The Canadiens finished 26th overall with a 7.45% shooting percentage at 5-on-5 and that lack of scoring put more pressure on the defense and goaltending to make the chances they did convert stand up. That didn’t happen as Carey Price struggled to a -11.04 GSAx over the regular season.
Part of Price’s struggles seemed to be workload related as the former league MVP played in 58 of Montreal’s 71 games in the regular season, tying him with Connor Hellebuyck for the most appearances in 2019/20. But after a five-month hiatus due to the pandemic we saw the return of “Vintage” Carey Price as he returned to form in The Bubble.
Price posted a +7.92 GSAx in Montreal’s 10 postseason games and carried the Habs to an upset over the Pittsburgh Penguins in the Qualifying Round. Montreal probably deserved to pull off another shocker in Round 1 as the Habs thoroughly outplayed the Flyers but didn’t score enough to get through the series.
Montreal still doesn’t have the game-breaking finisher that you’d think it would need to contend, but the Habs bolstered an already strong group of forwards by signing Tyler Toffoli and trading Max Domi for Josh Anderson. When Domi was on, he was a force but the team is betting that Anderson will give this group the consistent finisher it has sorely lacked.
If Anderson and Toffoli provide even a little bit of scoring oomph, the Habs could have one of the deepest rosters in the league and the ceiling could be pretty high considering middle-six centers Nick Suzuki and Jesperi Kotkaniemi are 21 and 20 years old, respectively.
Things check out on defense, too, as Jeff Petry and Shea Weber give Montreal two No. 1 defensemen and the rest of the unit projects to be fine, too.
That brings us back to Price. Goalies are always the elephant in the room because of their importance and volatility, but I think there’s reason to be confident that Price will provide the type of netminding needed for this team to compete.

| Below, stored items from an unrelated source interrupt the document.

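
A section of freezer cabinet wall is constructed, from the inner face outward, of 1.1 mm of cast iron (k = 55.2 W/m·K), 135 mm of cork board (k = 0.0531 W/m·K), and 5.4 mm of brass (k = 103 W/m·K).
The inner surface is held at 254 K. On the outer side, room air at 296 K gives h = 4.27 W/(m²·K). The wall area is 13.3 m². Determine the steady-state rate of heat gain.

Series thermal resistances:
R_cast iron = L/(kA) = 0.0011/(55.2×13.3) = 1.498×10^-6 K/W
R_cork board = L/(kA) = 0.135/(0.0531×13.3) = 0.1912 K/W
R_brass = L/(kA) = 0.0054/(103×13.3) = 3.942×10^-6 K/W
R_outer film = 1/(h_o·A) = 1/(4.27×13.3) = 0.01761 K/W
R_total = 0.2088 K/W
Q = ΔT / R_total = 42 / 0.2088

Q ≈ 201 W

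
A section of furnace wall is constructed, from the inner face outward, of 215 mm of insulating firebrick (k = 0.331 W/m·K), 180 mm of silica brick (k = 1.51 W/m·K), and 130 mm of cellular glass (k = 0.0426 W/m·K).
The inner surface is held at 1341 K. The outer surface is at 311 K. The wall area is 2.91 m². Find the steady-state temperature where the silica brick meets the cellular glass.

T ≈ 1130 K

Series thermal resistances:
R_insulating firebrick = L/(kA) = 0.215/(0.331×2.91) = 0.2232 K/W
R_silica brick = L/(kA) = 0.18/(1.51×2.91) = 0.04096 K/W
R_cellular glass = L/(kA) = 0.13/(0.0426×2.91) = 1.049 K/W
R_total = 1.313 K/W;  Q = ΔT/R_total = 1030/1.313 = 784.6 W
T_interface = T_inner − Q·ΣR(inner→interface) = 1341 − 785×0.2642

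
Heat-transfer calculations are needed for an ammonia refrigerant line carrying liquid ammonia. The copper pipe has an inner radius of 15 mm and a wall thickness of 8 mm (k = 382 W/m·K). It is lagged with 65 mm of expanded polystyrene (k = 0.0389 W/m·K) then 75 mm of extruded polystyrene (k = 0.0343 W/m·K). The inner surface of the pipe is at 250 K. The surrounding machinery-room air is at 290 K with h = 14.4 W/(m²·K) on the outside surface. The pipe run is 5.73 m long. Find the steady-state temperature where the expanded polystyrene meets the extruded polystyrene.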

Not only did Price recapture his old form during the postseason, but the Canadiens acquired Jake Allen from the Blues in the offseason and that should take some of the burden off their franchise goalie during a jam-packed regular season. Allen struggled to become a true No. 1 goaltender in St. Louis but he flourished as a back-up to Jordan Binnington in 19/20, posting a +7.03 GSAx in 24 games last season.

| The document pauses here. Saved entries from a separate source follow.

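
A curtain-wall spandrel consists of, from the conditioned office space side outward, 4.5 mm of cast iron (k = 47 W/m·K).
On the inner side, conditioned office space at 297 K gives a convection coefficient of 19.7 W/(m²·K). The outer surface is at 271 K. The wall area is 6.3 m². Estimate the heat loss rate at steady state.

Series thermal resistances:
R_inner film = 1/(h_i·A) = 1/(19.7×6.3) = 0.008057 K/W
R_cast iron = L/(kA) = 0.0045/(47×6.3) = 1.52×10^-5 K/W
R_total = 0.008073 K/W
Q = ΔT / R_total = 26 / 0.008073

Q ≈ 3220 W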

The Canadiens should also benefit from playing in the wide-open Canadian Division. You can make a case for, or against, every team in the set outside of Ottawa. As MGM’s Stanley Cup odds show, this division projects to be a royal rumble featuring good-but-flawed teams:
|Toronto Maple Leafs||+1400|
*Odds can often vary wildly depending on the sportsbook. Most other books have Ottawa at 100/1 or longer.
The Maple Leafs will enter the season as the favorite but they are far from perfect and every other contender has serious issues, too. Montreal isn’t a surefire bet to make the playoffs, but I think the Habs have a pretty high ceiling and their depth gives them a bigger margin for error than the other teams in this division. In fact, I think the Canadiens should be the second-favorites in this set behind the Leafs.

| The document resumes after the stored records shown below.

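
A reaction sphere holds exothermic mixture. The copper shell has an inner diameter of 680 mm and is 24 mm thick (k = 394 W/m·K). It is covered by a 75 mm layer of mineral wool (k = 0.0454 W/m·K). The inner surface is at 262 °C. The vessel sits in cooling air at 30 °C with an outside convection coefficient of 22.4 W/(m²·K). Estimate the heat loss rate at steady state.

Spherical conduction: R = (1/r_in − 1/r_out)/(4πk) per layer; series-sum.
R_copper shell = (1/0.34 − 1/0.364)/(4π×394) = 3.917×10^-5 K/W
R_mineral wool = (1/0.364 − 1/0.439)/(4π×0.0454) = 0.8227 K/W
R_outer film = 1/(h·4πr_o²) = 1/(22.4×4π×0.439²) = 0.01843 K/W
R_total = 0.8412 K/W
Q = ΔT/R_total = 232/0.8412

Q ≈ 276 W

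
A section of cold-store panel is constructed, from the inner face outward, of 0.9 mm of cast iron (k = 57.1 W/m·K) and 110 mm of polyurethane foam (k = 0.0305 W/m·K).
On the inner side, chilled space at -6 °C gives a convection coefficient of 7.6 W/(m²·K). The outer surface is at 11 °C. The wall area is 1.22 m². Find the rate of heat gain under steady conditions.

Thermal resistances in series:
R_inner film = 1/(h_i·A) = 1/(7.6×1.22) = 0.1079 K/W
R_cast iron = L/(kA) = 0.0009/(57.1×1.22) = 1.292×10^-5 K/W
R_polyurethane foam = L/(kA) = 0.11/(0.0305×1.22) = 2.956 K/W
R_total = 3.064 K/W
Q = ΔT / R_total = 17 / 3.064

Q ≈ 5.55 W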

Maybe I’m too high on Montreal, but I’m having trouble finding any season-torpedoing weaknesses on this roster.
It looks like the NHL will stick to the intra-divisional playoff format for the first two rounds and that means one of these seven teams will qualify for the Conference Finals. While other longshots will need to topple bigger favorites like Colorado, Vegas or Tampa, this bracket will be up for grabs. Make the tournament and anything can happen.
Jan. 3 Update:
There is a feasible path to success for the Montreal Canadiens in 2021 and that’s all you’re really asking for out of a team in this range. The Habs have already taken some money and have shortened from 50/1 to 30/1 at most places. That said, if you can find Montreal at 40/1 or better I think it’s worth a shot. Otherwise, you could bet the Canadiens to win the division at +650 or just wait to see if the number drifts if the Habs get off to a slow start.